Autotransformers – advantages, disadvantages, mode of operation and applications

One of the basic devices used in the electric power industry are autotransformers. They are essential in situations where voltage transformation with a small ratio is required. They are used both in transmission networks and in industrial power supply systems, where they enable effective management of voltage levels. What are they, what types do we distinguish and what is their application in the power industry?

To minimize energy losses during long-distance energy transmission, voltage regulation is commonly used. Devices such as transformers or autotransformers are used for this purpose. What is their construction?

Autotransformers – scheme and construction

Unlike traditional transformers, autotransformers have only one winding, which is both primary and secondary. In the case of transformers, these are 2 separate, unconnected windings separated by insulation: primary and secondary. The winding is the basis of operation of both transformers and autotransformers, but the principles of operation and different construction in both types of devices affect their operating characteristics. Although both are designed to transform and regulate voltage in the network, they have slightly different applications.

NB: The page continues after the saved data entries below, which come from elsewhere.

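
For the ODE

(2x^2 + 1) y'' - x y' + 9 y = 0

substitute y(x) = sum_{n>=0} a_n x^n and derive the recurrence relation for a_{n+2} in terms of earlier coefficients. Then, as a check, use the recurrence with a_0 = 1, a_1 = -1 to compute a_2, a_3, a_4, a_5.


Substitute y = sum_n a_n x^n.
(1 + 2 x^2) y'' contributes (n+2)(n+1) a_{n+2} + 2 n(n-1) a_n at x^n.
-x y'(x) contributes -n a_n at x^n.
9 y(x) contributes 9 a_n at x^n.
Matching x^n: (n+2)(n+1) a_{n+2} + (2 n(n-1) - n + 9) a_n = 0.
Thus a_{n+2} = (-2 n(n-1) + n - 9) / ((n+1)(n+2)) * a_n.

Check with a_0 = 1, a_1 = -1 (apply the recurrence for n = 0, 1, 2, 3): a_0 = 1, a_1 = -1, a_2 = -9/2, a_3 = 4/3, a_4 = 33/8, a_5 = -6/5.

a_(n+2) = (-2 n(n-1) + n - 9) / ((n+1)(n+2)) * a_n; check: a_0 = 1, a_1 = -1, a_2 = -9/2, a_3 = 4/3, a_4 = 33/8, a_5 = -6/5


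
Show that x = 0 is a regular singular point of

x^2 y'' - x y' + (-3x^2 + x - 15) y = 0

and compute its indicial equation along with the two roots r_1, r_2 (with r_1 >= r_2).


Divide by x^2 to reach normal form y'' + P_1(x) y' + P_2(x) y = 0 with P_1(x) = -1/x and P_2(x) = -3 + 1/x - 15/x^2.
x = 0 is a singular point because the y'-coefficient -1/x has a pole at x = 0 and the y-coefficient -3 + 1/x - 15/x^2 has a pole at x = 0.
It is a regular singular point because x P_1(x) = p(x) = -1 and x^2 P_2(x) = q(x) = -3x^2 + x - 15 are polynomials, hence analytic at x = 0.
p(0) = -1,  q(0) = -15.
Indicial equation: r(r-1) + p(0) r + q(0) = 0, i.e. r^2 + (p(0) - 1) r + q(0) = 0, i.e. r^2 - 2 r - 15 = 0.
Discriminant: (-2)^2 - 4(-15) = 64, so r = (2 ± 8)/2.
Solving: r_1 = 5, r_2 = -3.

indicial: r^2 - 2 r - 15 = 0; roots r_1 = 5, r_2 = -3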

Thanks to their construction, which in practice means that the primary and secondary windings are one component, the autotransformer has both a magnetic and electrical connection. This means that energy between the input and output circuits can be transferred both through a magnetic field and an electrical connection. Their relatively simple and intuitive design allows them to find wide application in the power industry.

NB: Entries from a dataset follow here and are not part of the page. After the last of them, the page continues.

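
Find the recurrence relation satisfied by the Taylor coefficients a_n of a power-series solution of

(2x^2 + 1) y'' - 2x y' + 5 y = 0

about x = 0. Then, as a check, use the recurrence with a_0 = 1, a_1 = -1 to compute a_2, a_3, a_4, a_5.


Substitute y = sum_n a_n x^n.
(1 + 2 x^2) y'' contributes (n+2)(n+1) a_{n+2} + 2 n(n-1) a_n at x^n.
-2 x y'(x) contributes -2 n a_n at x^n.
5 y(x) contributes 5 a_n at x^n.
Matching x^n: (n+2)(n+1) a_{n+2} + (2 n(n-1) - 2 n + 5) a_n = 0.
Thus a_{n+2} = (-2 n(n-1) + 2 n - 5) / ((n+1)(n+2)) * a_n.

Check with a_0 = 1, a_1 = -1 (apply the recurrence for n = 0, 1, 2, 3): a_0 = 1, a_1 = -1, a_2 = -5/2, a_3 = 1/2, a_4 = 25/24, a_5 = -11/40.

a_(n+2) = (-2 n(n-1) + 2 n - 5) / ((n+1)(n+2)) * a_n; check: a_0 = 1, a_1 = -1, a_2 = -5/2, a_3 = 1/2, a_4 = 25/24, a_5 = -11/40


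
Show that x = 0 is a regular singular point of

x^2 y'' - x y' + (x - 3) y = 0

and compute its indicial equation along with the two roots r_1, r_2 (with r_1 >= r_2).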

Autotransformers – operating characteristics

Autotransformers are highly efficient in situations where there is a need to transform voltage with a small ratio, e.g. from 230 to 115 V or from 220 to 110 V, or a high-voltage autotransformer from 400 kV to 220 kV. Autotransformers can operate with a fixed ratio or with a variable ratio. Its change is made:

• stepwise – using taps, which are an additional electrical connection of the winding, allowing for obtaining different voltage values
• smoothly – the autotransformer is regulated smoothly, e.g. using a knob. Changing the ratio value in such a case most often allows for voltage regulation in the range of 0%-130% of the supply voltage or, less frequently, 90%-110%

Types of autotransformers

There are several types of autotransformers. The first type, with a simpler design, are autotransformers without the possibility of changing the input to output voltage ratio, i.e. with a fixed ratio. There are also autotransformers with adjustable voltage. The above-described regulating autotransformers using a knob are used, for example, in electrical engineering laboratories, where the operation of electrical devices at different voltages is tested and analysed.

Among the devices that allow voltage regulation, there is also a 1-phase autotransformer, which has one column with a winding, or a 3-phase autotransformer, which has 3 columns with one winding wound on each of them and taps that allow voltage regulation in a stepwise manner.

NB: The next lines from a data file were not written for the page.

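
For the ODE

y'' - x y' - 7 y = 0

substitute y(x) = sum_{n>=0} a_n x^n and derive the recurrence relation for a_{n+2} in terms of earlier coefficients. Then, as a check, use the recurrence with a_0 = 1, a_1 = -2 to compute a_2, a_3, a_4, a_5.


Substitute y = sum_n a_n x^n.
y''(x) has coefficient (n+2)(n+1) a_{n+2} at x^n;
-x y'(x) has coefficient -n a_n at x^n (shift);
-7 y(x) has coefficient -7 a_n at x^n.
Matching x^n: (n+2)(n+1) a_{n+2} + (-n - 7) a_n = 0.
Thus a_{n+2} = (n + 7) / ((n+1)(n+2)) * a_n.

Check with a_0 = 1, a_1 = -2 (apply the recurrence for n = 0, 1, 2, 3): a_0 = 1, a_1 = -2, a_2 = 7/2, a_3 = -8/3, a_4 = 21/8, a_5 = -4/3.

a_(n+2) = (n + 7) / ((n+1)(n+2)) * a_n; check: a_0 = 1, a_1 = -2, a_2 = 7/2, a_3 = -8/3, a_4 = 21/8, a_5 = -4/3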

Advantages of autotransformers

Like any solution, autotransformers have their advantages and disadvantages. Among the most frequently mentioned advantages, one can find, for example, a relatively simple and intuitive design, which translates into their greater availability and lower price. In addition, such devices are more mobile, easier to transport and install.

Another advantage of autotransformers is the high efficiency of these devices, which reaches maximum values of up to 99%. Due to the low number of losses, it is a very effective and economical solution. In addition, despite their compact size, they are characterized by high power, especially when the power to weight and size ratio is taken into account. They are used for various applications, e.g. in renewable energy sources, where an autotransformer for photovoltaics can affect the voltage reduction. However, it is important that it is a properly selected device and installed in a professional manner.

Disadvantages of autotransformers

What are the disadvantages of autotransformers? First of all, attention is drawn to the low short-circuit impedance. Due to the lack of galvanic separation, interferences generated on the primary side, i.e. any type of short circuit, are transferred to the secondary side, which can pose a danger to devices connected to the network and can be dangerous to users. In addition, despite the relatively wide range of applications, autotransformers, precisely because of the lack of galvanic isolation, cannot be used in certain conditions, which is regulated by laws and norms, e.g. in the field of safety.

Summary

Where, in view of the information provided above, are autotransformers best suited? First of all, in installations where energy efficiency is key (due to their savings) and where there are small voltage differences between input and output. They are often used in home installations, in small, mobile installations, where their compact size is important. They can also find more specific applications, such as regulated autotransformers used in laboratories.